Menschen beteiligen sich an einer Demo zur Untertürzung der Regierung in Sofia
APA/AFP/Nikolay Doychinov
Misstrauensvotum

Bulgariens Regierung gestürzt

In Bulgarien ist die gerade einmal seit einem halben Jahr amtierende Regierung von Ministerpräsident Kiril Petkow durch ein Misstrauensvotum im Parlament gestürzt worden. 123 Abgeordnete votierten am Mittwochabend in Sofia für den von der größten Oppositionspartei GERB eingebrachten Misstrauensantrag, 116 dagegen, wie Vizeparlamentspräsident Miroslaw Iwanow mitteilte.

Das Votum war knapp: Die Stimmen von mindestens 121 der 240 Abgeordneten waren erforderlich gewesen. Die GERB-Partei des korruptionsumwitterten Ex-Premiers Bojko Borissow hatte „das Versagen der Regierung in den Bereichen der öffentlichen Finanzen und der Wirtschaftspolitik“ angeprangert. Hintergrund des Votums ist auch der Streit um die EU-Erweiterung.

Es war das erste erfolgreiche Misstrauensvotum in der demokratischen Geschichte Bulgariens. Die erst Ende vergangenen Jahres gebildete bisherige Regierungskoalition war Anfang Juni zerbrochen, als die populistische ITN-Partei des Sängers Slawi Trifonow ihren Rückzug aus dem von Petkow angeführten Viererbündnis verkündete.
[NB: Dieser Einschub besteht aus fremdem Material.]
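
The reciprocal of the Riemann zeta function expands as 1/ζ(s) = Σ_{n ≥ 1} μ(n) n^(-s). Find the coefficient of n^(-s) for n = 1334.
μ(1334) = -1

Factor n = 1334 = 2 · 23 · 29. μ(n) = 0 if any exponent ≥ 2 (not squarefree); otherwise μ(n) = (−1)^{ω(n)} where ω(n) is the number of distinct prime factors. Applying: μ(1334) = -1.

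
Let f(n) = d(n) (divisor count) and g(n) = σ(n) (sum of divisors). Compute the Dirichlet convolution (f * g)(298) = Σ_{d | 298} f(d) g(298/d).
(d * σ)(298) = 760

Divisors of 298: [1, 2, 149, 298]. For each d | 298:
  d = 1: d(1) · σ(298/1) = 1 · 450 = 450
  d = 2: d(2) · σ(298/2) = 2 · 150 = 300
  d = 149: d(149) · σ(298/149) = 2 · 3 = 6
  d = 298: d(298) · σ(298/298) = 4 · 1 = 4
Summing: (d * σ)(298) = 450 + 300 + 6 + 4 = 760.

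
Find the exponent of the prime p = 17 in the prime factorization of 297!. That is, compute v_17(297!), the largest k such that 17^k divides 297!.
v_17(297!) = 18

Legendre's formula: v_p(n!) = Σ_{k ≥ 1} ⌊n / p^k⌋. For p = 17, n = 297, the terms are:
  ⌊297/17^1⌋ = ⌊297/17⌋ = 17
  ⌊297/17^2⌋ = ⌊297/289⌋ = 1
(the next term ⌊297/17^3⌋ = 0, terminating the sum). Summing: v_17(297!) = 17 + 1 = 18.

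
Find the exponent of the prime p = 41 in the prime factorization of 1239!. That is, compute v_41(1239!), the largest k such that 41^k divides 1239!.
v_41(1239!) = 30

Legendre's formula: v_p(n!) = Σ_{k ≥ 1} ⌊n / p^k⌋. For p = 41, n = 1239, the terms are:
  ⌊1239/41^1⌋ = ⌊1239/41⌋ = 30
(the next term ⌊1239/41^2⌋ = 0, terminating the sum). Summing: v_41(1239!) = 30 = 30.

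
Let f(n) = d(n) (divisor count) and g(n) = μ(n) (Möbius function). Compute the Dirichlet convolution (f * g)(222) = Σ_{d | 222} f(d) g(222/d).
(d * μ)(222) = 1

Divisors of 222: [1, 2, 3, 6, 37, 74, 111, 222]. For each d | 222:
  d = 1: d(1) · μ(222/1) = 1 · -1 = -1
  d = 2: d(2) · μ(222/2) = 2 · 1 = 2
  d = 3: d(3) · μ(222/3) = 2 · 1 = 2
  d = 6: d(6) · μ(222/6) = 4 · -1 = -4
  d = 37: d(37) · μ(222/37) = 2 · 1 = 2
  d = 74: d(74) · μ(222/74) = 4 · -1 = -4
  d = 111: d(111) · μ(222/111) = 4 · -1 = -4
  d = 222: d(222) · μ(222/222) = 8 · 1 = 8
Summing: (d * μ)(222) = -1 + 2 + 2 + -4 + 2 + -4 + -4 + 8 = 1.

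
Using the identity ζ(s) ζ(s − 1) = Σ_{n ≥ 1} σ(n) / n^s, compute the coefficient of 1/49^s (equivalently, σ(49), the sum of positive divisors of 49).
σ(49) = 57

In the product (Σ m^0/m^s)(Σ k / k^s) = Σ (Σ_{d | n} d) / n^s, the coefficient of 1/n^s is σ(n) = Σ_{d | n} d. For n = 49, divisors are [1, 7, 49]; summing: σ(49) = 57.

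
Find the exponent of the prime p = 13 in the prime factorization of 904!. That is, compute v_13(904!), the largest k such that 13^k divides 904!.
v_13(904!) = 74

Legendre's formula: v_p(n!) = Σ_{k ≥ 1} ⌊n / p^k⌋. For p = 13, n = 904, the terms are:
  ⌊904/13^1⌋ = ⌊904/13⌋ = 69
  ⌊904/13^2⌋ = ⌊904/169⌋ = 5
(the next term ⌊904/13^3⌋ = 0, terminating the sum). Summing: v_13(904!) = 69 + 5 = 74.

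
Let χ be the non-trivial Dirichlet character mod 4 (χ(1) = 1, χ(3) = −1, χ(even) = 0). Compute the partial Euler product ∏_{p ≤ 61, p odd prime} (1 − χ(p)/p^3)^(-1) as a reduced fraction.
∏ = 126115667482028600084463789626710364805572778792731/130156894276470431285217911893722225289762827141120

The odd primes p ≤ 61 are [3, 5, 7, 11, 13, 17, 19, 23, 29, 31, 37, 41, 43, 47, 53, 59, 61]. For each, χ(p) = 1 if p ≡ 1 mod 4, χ(p) = −1 if p ≡ 3 mod 4. Taking (1 − χ(p)/p^3)^(-1) = p^3/(p^3 − χ(p)): (1 − (-1)/3^3)^(-1) · (1 − (1)/5^3)^(-1) · (1 − (-1)/7^3)^(-1) · (1 − (-1)/11^3)^(-1) · (1 − (1)/13^3)^(-1) · (1 − (1)/17^3)^(-1) · (1 − (-1)/19^3)^(-1) · (1 − (-1)/23^3)^(-1) · (1 − (1)/29^3)^(-1) · (1 − (-1)/31^3)^(-1) · (1 − (1)/37^3)^(-1) · (1 − (1)/41^3)^(-1) · (1 − (-1)/43^3)^(-1) · (1 − (-1)/47^3)^(-1) · (1 − (1)/53^3)^(-1) · (1 − (-1)/59^3)^(-1) · (1 − (1)/61^3)^(-1) = 126115667482028600084463789626710364805572778792731/130156894276470431285217911893722225289762827141120.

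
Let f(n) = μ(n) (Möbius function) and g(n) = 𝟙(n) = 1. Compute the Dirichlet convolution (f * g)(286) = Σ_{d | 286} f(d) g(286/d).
(μ * 𝟙)(286) = 0

Divisors of 286: [1, 2, 11, 13, 22, 26, 143, 286]. For each d | 286:
  d = 1: μ(1) · 𝟙(286/1) = 1 · 1 = 1
  d = 2: μ(2) · 𝟙(286/2) = -1 · 1 = -1
  d = 11: μ(11) · 𝟙(286/11) = -1 · 1 = -1
  d = 13: μ(13) · 𝟙(286/13) = -1 · 1 = -1
  d = 22: μ(22) · 𝟙(286/22) = 1 · 1 = 1
  d = 26: μ(26) · 𝟙(286/26) = 1 · 1 = 1
  d = 143: μ(143) · 𝟙(286/143) = 1 · 1 = 1
  d = 286: μ(286) · 𝟙(286/286) = -1 · 1 = -1
Summing: (μ * 𝟙)(286) = 1 + -1 + -1 + -1 + 1 + 1 + 1 + -1 = 0.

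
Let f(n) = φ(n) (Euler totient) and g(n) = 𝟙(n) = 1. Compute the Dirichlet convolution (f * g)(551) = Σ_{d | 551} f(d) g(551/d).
(φ * 𝟙)(551) = 551

Divisors of 551: [1, 19, 29, 551]. For each d | 551:
  d = 1: φ(1) · 𝟙(551/1) = 1 · 1 = 1
  d = 19: φ(19) · 𝟙(551/19) = 18 · 1 = 18
  d = 29: φ(29) · 𝟙(551/29) = 28 · 1 = 28
  d = 551: φ(551) · 𝟙(551/551) = 504 · 1 = 504
Summing: (φ * 𝟙)(551) = 1 + 18 + 28 + 504 = 551.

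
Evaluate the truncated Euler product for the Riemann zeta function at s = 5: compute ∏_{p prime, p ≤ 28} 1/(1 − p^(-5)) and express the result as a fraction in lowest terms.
∏ = 582482264223124461788463317320875/561738592476112179351889397970176

The primes p ≤ 28 are [2, 3, 5, 7, 11, 13, 17, 19, 23]. For each prime, (1 − 1/p^5)^(-1) = p^5 / (p^5 − 1). The product is (1 − 1/2^5)^(-1), (1 − 1/3^5)^(-1), (1 − 1/5^5)^(-1), (1 − 1/7^5)^(-1), (1 − 1/11^5)^(-1), (1 − 1/13^5)^(-1), (1 − 1/17^5)^(-1), (1 − 1/19^5)^(-1), (1 − 1/23^5)^(-1) = ∏ p^5 / (p^5 − 1) = 582482264223124461788463317320875/561738592476112179351889397970176.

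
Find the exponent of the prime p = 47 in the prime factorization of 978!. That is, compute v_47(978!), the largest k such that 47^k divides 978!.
v_47(978!) = 20

Legendre's formula: v_p(n!) = Σ_{k ≥ 1} ⌊n / p^k⌋. For p = 47, n = 978, the terms are:
  ⌊978/47^1⌋ = ⌊978/47⌋ = 20
(the next term ⌊978/47^2⌋ = 0, terminating the sum). Summing: v_47(978!) = 20 = 20.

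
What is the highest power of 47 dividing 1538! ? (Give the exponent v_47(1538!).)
v_47(1538!) = 32

Legendre's formula: v_p(n!) = Σ_{k ≥ 1} ⌊n / p^k⌋. For p = 47, n = 1538, the terms are:
  ⌊1538/47^1⌋ = ⌊1538/47⌋ = 32
(the next term ⌊1538/47^2⌋ = 0, terminating the sum). Summing: v_47(1538!) = 32 = 32.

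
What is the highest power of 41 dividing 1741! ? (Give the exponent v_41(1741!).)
v_41(1741!) = 43

Legendre's formula: v_p(n!) = Σ_{k ≥ 1} ⌊n / p^k⌋. For p = 41, n = 1741, the terms are:
  ⌊1741/41^1⌋ = ⌊1741/41⌋ = 42
  ⌊1741/41^2⌋ = ⌊1741/1681⌋ = 1
(the next term ⌊1741/41^3⌋ = 0, terminating the sum). Summing: v_41(1741!) = 42 + 1 = 43.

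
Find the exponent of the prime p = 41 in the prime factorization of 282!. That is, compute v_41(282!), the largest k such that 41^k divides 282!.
v_41(282!) = 6

Legendre's formula: v_p(n!) = Σ_{k ≥ 1} ⌊n / p^k⌋. For p = 41, n = 282, the terms are:
  ⌊282/41^1⌋ = ⌊282/41⌋ = 6
(the next term ⌊282/41^2⌋ = 0, terminating the sum). Summing: v_41(282!) = 6 = 6.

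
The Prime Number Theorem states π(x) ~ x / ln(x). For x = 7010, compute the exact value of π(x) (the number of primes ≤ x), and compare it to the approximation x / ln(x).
π(7010) = 901;  x/ln(x) ≈ 791.63;  relative error ≈ 12.14%.

Directly count primes up to 7010: π(7010) = 901. The PNT approximation gives 7010/ln(7010) ≈ 7010/8.85509 ≈ 791.63. Relative error (π(x) − x/ln(x)) / π(x) ≈ 12.14%; the approximation is known to undercount slightly (Li(x) is a better estimate).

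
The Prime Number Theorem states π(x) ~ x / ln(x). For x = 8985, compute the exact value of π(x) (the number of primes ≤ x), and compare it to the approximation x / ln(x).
π(8985) = 1116;  x/ln(x) ≈ 987.00;  relative error ≈ 11.56%.

Directly count primes up to 8985: π(8985) = 1116. The PNT approximation gives 8985/ln(8985) ≈ 8985/9.10331 ≈ 987.00. Relative error (π(x) − x/ln(x)) / π(x) ≈ 11.56%; the approximation is known to undercount slightly (Li(x) is a better estimate).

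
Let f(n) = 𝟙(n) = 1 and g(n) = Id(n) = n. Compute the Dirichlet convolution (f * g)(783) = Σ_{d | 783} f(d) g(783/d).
(𝟙 * Id)(783) = 1200

Divisors of 783: [1, 3, 9, 27, 29, 87, 261, 783]. For each d | 783:
  d = 1: 𝟙(1) · Id(783/1) = 1 · 783 = 783
  d = 3: 𝟙(3) · Id(783/3) = 1 · 261 = 261
  d = 9: 𝟙(9) · Id(783/9) = 1 · 87 = 87
  d = 27: 𝟙(27) · Id(783/27) = 1 · 29 = 29
  d = 29: 𝟙(29) · Id(783/29) = 1 · 27 = 27
  d = 87: 𝟙(87) · Id(783/87) = 1 · 9 = 9
  d = 261: 𝟙(261) · Id(783/261) = 1 · 3 = 3
  d = 783: 𝟙(783) · Id(783/783) = 1 · 1 = 1
Summing: (𝟙 * Id)(783) = 783 + 261 + 87 + 29 + 27 + 9 + 3 + 1 = 1200.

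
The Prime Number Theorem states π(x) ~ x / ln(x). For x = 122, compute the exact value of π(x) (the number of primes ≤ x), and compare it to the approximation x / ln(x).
π(122) = 30;  x/ln(x) ≈ 25.40;  relative error ≈ 15.35%.

Directly count primes up to 122: π(122) = 30. The PNT approximation gives 122/ln(122) ≈ 122/4.80402 ≈ 25.40. Relative error (π(x) − x/ln(x)) / π(x) ≈ 15.35%; the approximation is known to undercount slightly (Li(x) is a better estimate).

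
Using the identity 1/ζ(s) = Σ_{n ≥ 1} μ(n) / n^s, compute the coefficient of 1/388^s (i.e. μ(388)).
μ(388) = 0

Factor n = 388 = 2^2 · 97. μ(n) = 0 if any exponent ≥ 2 (not squarefree); otherwise μ(n) = (−1)^{ω(n)} where ω(n) is the number of distinct prime factors. Applying: μ(388) = 0.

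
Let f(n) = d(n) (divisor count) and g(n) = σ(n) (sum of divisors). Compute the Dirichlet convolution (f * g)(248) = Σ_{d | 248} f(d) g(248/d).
(d * σ)(248) = 1428

Divisors of 248: [1, 2, 4, 8, 31, 62, 124, 248]. For each d | 248:
  d = 1: d(1) · σ(248/1) = 1 · 480 = 480
  d = 2: d(2) · σ(248/2) = 2 · 224 = 448
  d = 4: d(4) · σ(248/4) = 3 · 96 = 288
  d = 8: d(8) · σ(248/8) = 4 · 32 = 128
  d = 31: d(31) · σ(248/31) = 2 · 15 = 30
  d = 62: d(62) · σ(248/62) = 4 · 7 = 28
  d = 124: d(124) · σ(248/124) = 6 · 3 = 18
  d = 248: d(248) · σ(248/248) = 8 · 1 = 8
Summing: (d * σ)(248) = 480 + 448 + 288 + 128 + 30 + 28 + 18 + 8 = 1428.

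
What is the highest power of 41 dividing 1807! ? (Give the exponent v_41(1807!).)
v_41(1807!) = 45

Legendre's formula: v_p(n!) = Σ_{k ≥ 1} ⌊n / p^k⌋. For p = 41, n = 1807, the terms are:
  ⌊1807/41^1⌋ = ⌊1807/41⌋ = 44
  ⌊1807/41^2⌋ = ⌊1807/1681⌋ = 1
(the next term ⌊1807/41^3⌋ = 0, terminating the sum). Summing: v_41(1807!) = 44 + 1 = 45.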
Ministerpräsident Petkow konnte sich nun im Parlament nur noch auf 109 der 240 Abgeordneten stützen.

„Bereite dieser Koalition und dieser Qual ein Ende“

Trifonow hatte den Rückzug seiner Partei aus der Regierungskoalition in einer online veröffentlichten Ansprache bekanntgegeben. „Mit dem heutigen Tag ziehe ich die Minister der ITN zurück und bereite dieser Koalition und dieser Qual ein Ende“, sagte er. Den Schritt begründete er mit Meinungsverschiedenheiten der Koalitionäre über Haushaltsfragen und die Beziehungen zum benachbarten Nordmazedonien.

der bulgarische Premierminister Kiril Petkov
Reuters/Stoyan Nenov
Ministerpräsident Petkow ging im Parlament die Unterstützung aus

Ministerpräsident Petkow hatte zuletzt eine Politik der Annäherung an Nordmazedonien verfolgt und sich mit dessen Regierungschef Dimitar Kovacevski getroffen. In Nordmazedonien verbanden sich mit dem Treffen Hoffnungen, dass Sofia seinen Widerstand gegen die EU-Beitrittsbestrebungen Skopjes aufgeben könnte. Die mögliche Aufnahme des Nachbarlandes in die EU ist in Bulgarien höchst umstritten.

ORF-Korrespondent Gelegs zum Regierungssturz in Bulgarien

ORF-Korrespondent Ernst Gelegs berichtet aus Sofia, wo die amtierende Regierung von Ministerpräsident Petkow durch ein Misstrauensvotum im Parlament gestürzt worden ist.

Staatschef Radew am Zug

Nach dem Misstrauensvotum kann Präsident Rumen Radew nun dreimal versuchen, andere Parteien mit der Suche nach einer Regierungsmehrheit zu beauftragen. Scheitert das, wird das Parlament aufgelöst. Neuwahlen müssen dann binnen zwei Monaten stattfinden. Es wäre bereits der vierte Urnengang seit vergangenem Jahr in dem Land mit 6,5 Millionen Einwohnerinnen und Einwohnern.

Petkow nach Misstrauensvotum siegessicher

Zur Unterstützung des bulgarischen Ministerpräsidenten Kiril Petkow haben zahlreiche Menschen vor dem Parlament in Sofia friedlich protestiert.

Am Abend demonstrierten in Sofia Tausende für Petkow und dessen Reformbestrebungen. Der Protest wurde auch nach dem erfolgten Misstrauensvotum gegen sein Kabinett fortgesetzt. Die Unterstützer und Unterstützerinnen riefen dabei „Pobeda“ („Sieg“). In einer Ansprache an die Menge betonte Petkow, dass er Bulgarien wieder zurückgewinnen werde.